Elektroautos sind laut einem Expertenreport kaum noch teurer als Wagen mit Verbrennungsmotor. Die Marktkräfte hätten dafür gesorgt, dass die Preisunterschiede zu gleichwertigen Verbrennern geschmolzen seien, berichtet das Bochumer Center Automotive Research (Car) in seiner regelmäßigen Rabattstudie. Anfang des Jahres lag der durchschnittliche Mehrpreis bei über 7300 Euro. Im Dezember waren Elektromodelle nur noch 1340 Euro teurer als vergleichbare Verbrenner.
Der Marktanteil der vollelektrischen Batterieautos stieg laut dem Bericht auch ohne staatliche Kaufprämien von gut 13 auf mehr als 22 Prozent zum Jahresende. Das Institut beobachtet bei den jeweils 20 wichtigsten Modellen (Verbrenner/Batterie) die Transaktionspreise, die Käufer tatsächlich für die Autos zahlen müssen. Die Preise für Stromer gingen demzufolge kontinuierlich zurück, von 38.488 Euro im Januar auf zuletzt noch 34.458 Euro. Der Durchschnittspreis für einen neuen Verbrenner hingegen stieg bis Februar deutlich an, auf gut 33.000 Euro und blieb im restlichen Jahresverlauf in etwa auf diesem Niveau. Die Hersteller gewährten bei E-Autos im Schnitt einen Rabatt von 18,1 Prozent auf den Listenpreis. Bei Verbrennern betrug der durchschnittliche Nachlass 19,3 Prozent.
Neue Kaufprämien überflüssig?
Die Schere werde sich weiter schließen, heißt es in dem Bericht.
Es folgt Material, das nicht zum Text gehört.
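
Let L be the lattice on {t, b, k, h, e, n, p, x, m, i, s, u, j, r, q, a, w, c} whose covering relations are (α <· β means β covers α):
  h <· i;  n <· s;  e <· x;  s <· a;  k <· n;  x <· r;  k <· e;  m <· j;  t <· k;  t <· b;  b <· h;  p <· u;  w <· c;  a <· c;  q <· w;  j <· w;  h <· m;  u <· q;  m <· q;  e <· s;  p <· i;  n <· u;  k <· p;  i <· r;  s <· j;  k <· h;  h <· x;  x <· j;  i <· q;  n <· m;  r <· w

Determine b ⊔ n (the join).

Common upper bounds of {b, n}: c, j, m, q, w.
The least among these is m.

m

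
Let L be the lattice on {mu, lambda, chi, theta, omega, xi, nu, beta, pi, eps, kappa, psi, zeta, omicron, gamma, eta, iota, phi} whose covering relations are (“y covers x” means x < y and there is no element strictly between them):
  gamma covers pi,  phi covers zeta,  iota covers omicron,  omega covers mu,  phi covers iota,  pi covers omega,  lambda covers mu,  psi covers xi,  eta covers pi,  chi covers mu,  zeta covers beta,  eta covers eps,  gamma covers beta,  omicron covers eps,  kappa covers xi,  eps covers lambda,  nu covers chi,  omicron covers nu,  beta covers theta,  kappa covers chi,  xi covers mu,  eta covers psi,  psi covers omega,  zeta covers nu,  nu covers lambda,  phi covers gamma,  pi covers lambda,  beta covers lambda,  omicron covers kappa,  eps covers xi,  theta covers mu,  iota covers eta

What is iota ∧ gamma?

Common lower bounds of {iota, gamma}: lambda, mu, omega, pi.
The greatest among these is pi.

pi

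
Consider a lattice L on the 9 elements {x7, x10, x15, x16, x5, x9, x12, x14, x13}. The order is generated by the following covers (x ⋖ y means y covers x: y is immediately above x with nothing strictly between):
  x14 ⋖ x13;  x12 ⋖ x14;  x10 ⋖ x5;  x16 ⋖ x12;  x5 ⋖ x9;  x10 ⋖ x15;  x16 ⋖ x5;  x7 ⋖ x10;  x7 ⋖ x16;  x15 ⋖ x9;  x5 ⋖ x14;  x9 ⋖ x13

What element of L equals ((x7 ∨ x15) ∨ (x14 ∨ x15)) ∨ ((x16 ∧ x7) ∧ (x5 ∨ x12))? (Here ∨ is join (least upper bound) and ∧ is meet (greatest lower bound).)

x13

x7 ∨ x15 = x15
x14 ∨ x15 = x13
x15 ∨ x13 = x13
x16 ∧ x7 = x7
x5 ∨ x12 = x14
x7 ∧ x14 = x7
x13 ∨ x7 = x13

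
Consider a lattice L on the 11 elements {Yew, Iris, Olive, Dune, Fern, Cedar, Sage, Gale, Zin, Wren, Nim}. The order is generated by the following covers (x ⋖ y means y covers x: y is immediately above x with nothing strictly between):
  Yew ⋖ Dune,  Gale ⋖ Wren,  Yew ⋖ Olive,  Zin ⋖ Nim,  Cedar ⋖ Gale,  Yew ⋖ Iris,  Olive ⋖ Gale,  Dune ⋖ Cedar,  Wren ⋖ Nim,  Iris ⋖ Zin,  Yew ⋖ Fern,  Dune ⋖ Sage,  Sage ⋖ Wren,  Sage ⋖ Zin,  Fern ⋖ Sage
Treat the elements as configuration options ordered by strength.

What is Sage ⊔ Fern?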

Demnach kostet das Elektromodell von manchen Autos, wie dem Mini Cooper, inzwischen genauso viel wie das Benzin-Modell. Laut Car liegt das daran, dass Hersteller Elektroautos immer günstiger produzieren können – etwa weil sie in größeren Mengen gebaut und die Rohstoffe für Batterien billiger oder effizienter eingesetzt werden.
Für die Entwicklung seien allein Marktkräfte verantwortlich, betont Car-Direktor Ferdinand Dudenhöffer. Es habe 2025 keinen nennenswerten Ausbau der Ladeinfrastruktur und keine subventionierten Kaufanreize gegeben. Die von der Bundesregierung geplanten Kaufprämien seien überflüssig und dürften vollständig in Mitnahmeeffekten enden.
Für 2026 plant Schwarz-Rot eine neue Förderung für elektrische und elektrifizierte Pkw-Modelle. Das genaue Konzept wird noch ausgearbeitet. Fest steht, dass Haushalte mit einem zu versteuernden Jahreseinkommen von bis zu 80.000 Euro (pro Kind verschiebt sich die Grenze um 5000 Euro nach oben) einen Zuschuss von mindestens 3000 Euro beim Kauf eines neuen Elektroautos oder Plug-in-Hybrid-Modells erhalten sollen. Die Prämie kann auf bis zu 5000 Euro steigen, wenn Kinder im Haushalt leben und das monatliche Nettoeinkommen bei weniger als 3000 Euro liegt. Ob es eine Preisgrenze für förderfähige Fahrzeuge geben wird, ist noch nicht bekannt. Zudem wird geprüft, ob auch Gebrauchtfahrzeuge gefördert werden .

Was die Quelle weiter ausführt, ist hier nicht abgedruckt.